Download or read book Four Last Songs written by Linda Hutcheon and published by University of Chicago Press. This book was released on 2015-05-22 with total page 160 pages. Available in PDF, EPUB and Kindle. Book excerpt: Aging and creativity can seem a particularly fraught relationship for artists, who often face age-related difficulties as their audience’s expectations are at a peak. In Four Last Songs, Linda and Michael Hutcheon explore this issue via the late works of some of the world’s greatest composers. Giuseppe Verdi (1813–1901), Richard Strauss (1864–1949), Olivier Messiaen (1908–92), and Benjamin Britten (1913–76) all wrote operas late in life, pieces that reveal unique responses to the challenges of growing older. Verdi’s Falstaff, his only comedic success, combated Richard Wagner’s influence by introducing young Italian composers to a new model of national music. Strauss, on the other hand, struggling with personal and political problems in Nazi Germany, composed the self-reflexive Capriccio, a “life review” of opera and his own legacy. Though it exhausted him physically and emotionally, Messiaen at the age of seventy-five finished his only opera, Saint François d’Assise, which marked the pinnacle of his career. Britten, meanwhile, suffering from heart problems, refused surgery until he had completed his masterpiece, Death in Venice. For all four composers, age, far from sapping their creative power, provided impetus for some of their best accomplishments. With its deft treatment of these composers’ final years and works, Four Last Songs provides a valuable look at the challenges—and opportunities—that present themselves as artists grow older.

Book Venda Children s Songs

    Book Details:
  • Author : John Blacking
  • Publisher : University of Chicago Press
  • Release : 1995-06
  • ISBN : 9780226055107
  • Pages : 242 pages

Download or read book Venda Children s Songs written by John Blacking and published by University of Chicago Press. This book was released on 1995-06 with total page 242 pages. Available in PDF, EPUB and Kindle. Book excerpt: John Blacking is widely recognized for his theoretical works How Musical Is Man? and The Anthropology of the Body. This series of essays and articles on the music of the Venda people of the northern Transvaal in South Africa constitutes his major scholarly legacy. Venda Children's Songs presents a detailed analysis of both the music and the cultural significance of children's songs among the Venda. Among its many original contributions is the identifying of the role of melody in generating rhythm, something that distinguishes this form of music from that of Venda adults as well as from other genres of African music in general.

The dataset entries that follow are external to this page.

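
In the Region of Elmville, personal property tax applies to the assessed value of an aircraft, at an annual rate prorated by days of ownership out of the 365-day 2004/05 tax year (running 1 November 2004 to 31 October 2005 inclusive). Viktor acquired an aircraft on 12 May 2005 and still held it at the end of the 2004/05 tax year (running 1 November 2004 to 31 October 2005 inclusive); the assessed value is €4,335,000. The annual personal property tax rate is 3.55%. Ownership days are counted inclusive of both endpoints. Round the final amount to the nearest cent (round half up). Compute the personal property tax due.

€72,940.83

Days held (12 May – 31 October 2005): 173 out of 365
Tax = €4,335,000 × 3.55% × 173/365 = €72,940.8288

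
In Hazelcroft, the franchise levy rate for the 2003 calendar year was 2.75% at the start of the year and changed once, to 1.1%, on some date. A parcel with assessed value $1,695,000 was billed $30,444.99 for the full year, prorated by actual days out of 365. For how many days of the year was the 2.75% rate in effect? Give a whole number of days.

Let d = days at the first rate; then 365 − d days at the second rate.
$1,695,000 × [2.75%·d + 1.1%·(365−d)] / 365 = $30,444.99
Solving gives d = 154, so the new rate took effect on 4 Jun 2003.

154 days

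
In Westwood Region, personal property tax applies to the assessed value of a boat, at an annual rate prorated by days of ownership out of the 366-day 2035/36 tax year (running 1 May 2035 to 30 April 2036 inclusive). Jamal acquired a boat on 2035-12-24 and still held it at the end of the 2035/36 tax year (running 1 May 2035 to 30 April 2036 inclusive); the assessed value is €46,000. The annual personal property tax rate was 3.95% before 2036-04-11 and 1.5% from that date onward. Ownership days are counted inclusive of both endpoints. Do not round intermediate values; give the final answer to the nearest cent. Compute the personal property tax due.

2035-12-24 to 2036-04-10: 109 days at 3.95% → €46,000 × 3.95% × 109/366 = €541.1284
2036-04-11 to 2036-04-30: 20 days at 1.5% → €46,000 × 1.5% × 20/366 = €37.7049
Total = €578.8333

€578.83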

Book Singing a Hindu Nation

    Book Details:
  • Author : Anna Schultz
  • Publisher : Oxford University Press
  • Release : 2013-01-10
  • ISBN : 0199730830
  • Pages : 246 pages

Download or read book Singing a Hindu Nation written by Anna Schultz and published by Oxford University Press. This book was released on 2013-01-10 with total page 246 pages. Available in PDF, EPUB and Kindle. Book excerpt: Singing a Hindu Nation is a study of rāgsgtrīya kīrtan, a western Indian performance medium that combines song, Hindu philosophical discourse, and nationalist storytelling. Author Anna Schultz demonstrates how, through this particular form of musical performance, the political becomes devotional, and explores why it motivates people to action and violence.